Propelling himself along with the blatant cowboy lifestyle — which so many real musicians personally called their own — Blake does so much more than showcase a theme or a style. Blake is literally the mythology that is country western music.
It is the despondency that surrounds Blake that makes him so intriguing. At no point in his career has Bridges ever been a stranger to this weariness, and that makes the role of Blake even more suitable for him.
Since the actor’s 1971 Academy Award-nominated performance for his first film, The Last Picture Show, Bridges has shown an ambition that can rarely be matched by most American actors, and the brilliant thing about Bridges’ abilities comes from the fact that he is able to relay anguish or harsh content with such ease. Every performance resonates as nothing less than natural.

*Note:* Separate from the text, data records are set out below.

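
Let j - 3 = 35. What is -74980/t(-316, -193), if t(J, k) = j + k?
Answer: 14996/31 ≈ 483.74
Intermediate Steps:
j = 38 (j = 3 + 35 = 38)
t(J, k) = 38 + k
-74980/t(-316, -193) = -74980/(38 - 193) = -74980/(-155) = -74980*(-1/155) = 14996/31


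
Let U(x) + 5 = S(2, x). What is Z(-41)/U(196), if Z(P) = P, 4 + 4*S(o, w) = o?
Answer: 82/11 ≈ 7.4545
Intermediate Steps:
S(o, w) = -1 + o/4
U(x) = -11/2 (U(x) = -5 + (-1 + (1/4)*2) = -5 + (-1 + 1/2) = -5 - 1/2 = -11/2)
Z(-41)/U(196) = -41/(-11/2) = -41*(-2/11) = 82/11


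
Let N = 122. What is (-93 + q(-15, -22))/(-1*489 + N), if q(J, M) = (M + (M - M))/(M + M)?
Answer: 185/734 ≈ 0.25204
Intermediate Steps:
q(J, M) = 1/2 (q(J, M) = (M + 0)/((2*M)) = M*(1/(2*M)) = 1/2)
(-93 + q(-15, -22))/(-1*489 + N) = (-93 + 1/2)/(-1*489 + 122) = -185/(2*(-489 + 122)) = -185/2/(-367) = -185/2*(-1/367) = 185/734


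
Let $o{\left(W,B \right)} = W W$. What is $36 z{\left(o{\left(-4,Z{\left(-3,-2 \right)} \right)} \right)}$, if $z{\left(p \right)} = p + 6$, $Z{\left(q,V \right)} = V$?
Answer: $792$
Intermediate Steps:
$o{\left(W,B \right)} = W^{2}$
$z{\left(p \right)} = 6 + p$
$36 z{\left(o{\left(-4,Z{\left(-3,-2 \right)} \right)} \right)} = 36 \left(6 + \left(-4\right)^{2}\right) = 36 \left(6 + 16\right) = 36 \cdot 22 = 792$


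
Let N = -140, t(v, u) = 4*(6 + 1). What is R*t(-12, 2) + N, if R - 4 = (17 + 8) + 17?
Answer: 1148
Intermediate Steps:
t(v, u) = 28 (t(v, u) = 4*7 = 28)
R = 46 (R = 4 + ((17 + 8) + 17) = 4 + (25 + 17) = 4 + 42 = 46)
R*t(-12, 2) + N = 46*28 - 140 = 1288 - 140 = 1148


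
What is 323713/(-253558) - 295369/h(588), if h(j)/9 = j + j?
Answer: -39159675647/1341828936 ≈ -29.184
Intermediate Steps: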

Whether it is Thunderbolt and Lightfoot, Starman, Tucker: The Man and His Dream, The Fisher King, The Contender or even The Big Lebowski, each of his characters are immensely complicated but are presented to the audience in the form of a relatable friend they always knew they had.
Everyone loves The Dude — it is very hard not to — but this affection for what modern society would consider a deadbeat is a result of Bridges’ charm more so than the fictional character’s attitude. The mythology of The Dude, in fact, belongs to Bridges, for whom the Coen brothers specifically wrote the part.
The ambition and charm that Bridges has become so well known for is what made The Dude so unique, an attitude which he has embodied since his first film and now brings to Crazy Heart.
Jeff Bridges has learned to transform himself into his characters by simply being himself. More so than any of his previous characters, Bridges’ conception of Bad Blake most clearly showcases this ability and distinguishes him from other actors. He uses his charm to portray the weary kind of man that he certainly is not, and it takes nearly a forty-year career in Hollywood to allow an actor the ability to dramatize himself as someone so distantly unlike himself.
The Dude, as wonderful as he is, does not have the power behind him that Bad Blake does. Blake resonates the perfection Bridges has been developing over his entire career and how Jeff Bridges’ charm will never go to waste, even on a character who has wasted away almost all of his redeeming qualities.
Bridges has always seemed to be in his prime, and Crazy Heart further reiterates this as Bridges both sings and acts in the film. And each time he belts out one of Blake’s withstanding classics — especially “The Weary Kind” — you can tell Jeff Bridges still has a long career ahead of him.